Produk dari lini seri ID milik Volkswagen (VW) dikabarkan turut mengalami penyesuaian harga ke atas hingga menyentuh angka 7.000 yuan atau berkisar Rp 15,9 juta.
Di sisi lain, harga untuk Toyota bZ4X juga merangkak naik sekitar 6.000 yuan atau setara dengan Rp 13,6 juta.
Kendaraan listrik besutan Xiaomi, yakni SU7, terpantau tidak luput dari tren kenaikan harga ini.
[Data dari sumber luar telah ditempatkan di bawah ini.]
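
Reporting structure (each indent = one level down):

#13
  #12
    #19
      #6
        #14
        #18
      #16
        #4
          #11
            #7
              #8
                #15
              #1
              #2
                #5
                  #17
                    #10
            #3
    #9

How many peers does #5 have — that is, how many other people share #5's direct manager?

#5 reports to #2, and #2 has no other direct reports. #5 has 0 peers.

0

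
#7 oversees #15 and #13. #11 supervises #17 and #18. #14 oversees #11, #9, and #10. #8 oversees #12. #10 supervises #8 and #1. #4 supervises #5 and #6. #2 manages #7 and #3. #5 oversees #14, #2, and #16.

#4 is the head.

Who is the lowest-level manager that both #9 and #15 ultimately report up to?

#9's chain of managers is #14, #5, #4. #15's chain of managers is #7, #2, #5, #4. The first manager that appears in both chains is #5.

#5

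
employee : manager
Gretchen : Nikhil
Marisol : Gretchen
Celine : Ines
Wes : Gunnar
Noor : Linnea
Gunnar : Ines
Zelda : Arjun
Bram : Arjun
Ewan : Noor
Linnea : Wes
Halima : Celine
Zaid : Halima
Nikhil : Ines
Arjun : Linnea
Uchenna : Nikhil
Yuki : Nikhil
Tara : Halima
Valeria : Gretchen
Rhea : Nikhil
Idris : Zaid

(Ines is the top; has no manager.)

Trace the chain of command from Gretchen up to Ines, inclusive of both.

Gretchen reports to Nikhil. Nikhil reports to Ines. Ines is at the top.

Gretchen -> Nikhil -> Ines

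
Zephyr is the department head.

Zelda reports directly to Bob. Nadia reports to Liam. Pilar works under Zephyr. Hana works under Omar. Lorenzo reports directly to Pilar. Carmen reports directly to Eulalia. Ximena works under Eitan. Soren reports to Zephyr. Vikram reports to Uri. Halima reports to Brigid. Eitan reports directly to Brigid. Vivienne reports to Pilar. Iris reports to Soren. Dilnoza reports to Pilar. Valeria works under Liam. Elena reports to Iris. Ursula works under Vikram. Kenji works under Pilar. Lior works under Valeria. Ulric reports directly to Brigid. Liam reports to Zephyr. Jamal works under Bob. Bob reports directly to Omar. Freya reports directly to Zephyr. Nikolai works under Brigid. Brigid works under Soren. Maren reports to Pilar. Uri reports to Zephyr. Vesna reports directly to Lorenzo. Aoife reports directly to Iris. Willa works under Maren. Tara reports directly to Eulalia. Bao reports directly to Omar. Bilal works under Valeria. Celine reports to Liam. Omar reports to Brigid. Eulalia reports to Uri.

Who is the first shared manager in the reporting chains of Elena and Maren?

Elena's chain of managers is Iris, Soren, Zephyr. Maren's chain of managers is Pilar, Zephyr. The first manager that appears in both chains is Zephyr.

Zephyr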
Seluruh varian yang tersedia, mulai dari tipe Standard, Pro, hingga kasta tertinggi Max, mengalami koreksi harga ke atas sebesar 4.000 yuan atau sekitar Rp 9 juta.
Melihat ke sektor hulu, pergerakan harga lithium carbonate untuk menyuplai kebutuhan pembuatan baterai memang mengalami peningkatan yang sangat drastis.
Apabila pada periode Juli 2025 harga komoditas ini masih bertengger di angka 75.000 yuan per ton atau sekitar Rp 170 juta, saat ini nilainya sudah mendekati angka 200.000 yuan per ton, atau setara Rp 455 juta.
Lonjakan yang tidak kalah signifikan juga melanda sektor cip memori khusus otomotif.
Tingginya permintaan dari sektor industri AI generatif dikabarkan ikut menyerap kapasitas produksi dari komponen semikonduktor, sehingga pasokan yang dialokasikan untuk sektor otomotif menjadi semakin terbatas.
Dalam kurun waktu tiga bulan terakhir saja, harga cip penyimpanan untuk kendaraan melonjak sekitar 180 persen, sementara komponen memori DDR5 kelas atas melesat lebih dari 300 persen.
Berdasarkan hasil estimasi dari firma UBS, kenaikan harga komponen cip ini menambah beban biaya produksi kendaraan pintar sekitar 3.000 yuan hingga 7.000 yuan untuk setiap unitnya, atau berkisar Rp 6,8 juta sampai Rp 15,9 juta.
Bukan hanya itu, pergerakan harga komoditas logam seperti aluminium dan tembaga terpantau terus merangkak naik.
Dampaknya, beban pengeluaran untuk pembelian bahan baku bagi satu unit mobil listrik ukuran menengah ikut membengkak sekitar 1.800 yuan atau hampir menyentuh Rp 4 juta.
Tekanan dari sisi biaya produksi tersebut kini mulai menggerus angka profitabilitas pada industri otomotif di China.
Berdasarkan data yang dirilis oleh China Passenger Car Association (CPCA), margin laba bersih bagi industri otomotif domestik di sana merosot hingga ke angka 3,2 persen pada kuartal pertama tahun 2026.
Bahkan, pada periode bulan Januari-Februari 2026 yang lalu, margin keuntungan sempat anjlok hingga menyentuh angka 2,9 persen, yang menjadi level paling rendah dalam kurun waktu 10 tahun terakhir.
Sekretaris Jenderal CPCA Cui Dongshu mengatakan, produsen NEV premium masih memiliki ruang untuk menyerap kenaikan biaya.Namun, merek di segmen menengah ke bawah mulai kesulitan menjaga profitabilitas.Situasi ini membuat persaingan akan bergeser dari strategi diskon besar menuju penyesuaian harga akibat meningkatnya biaya produksi.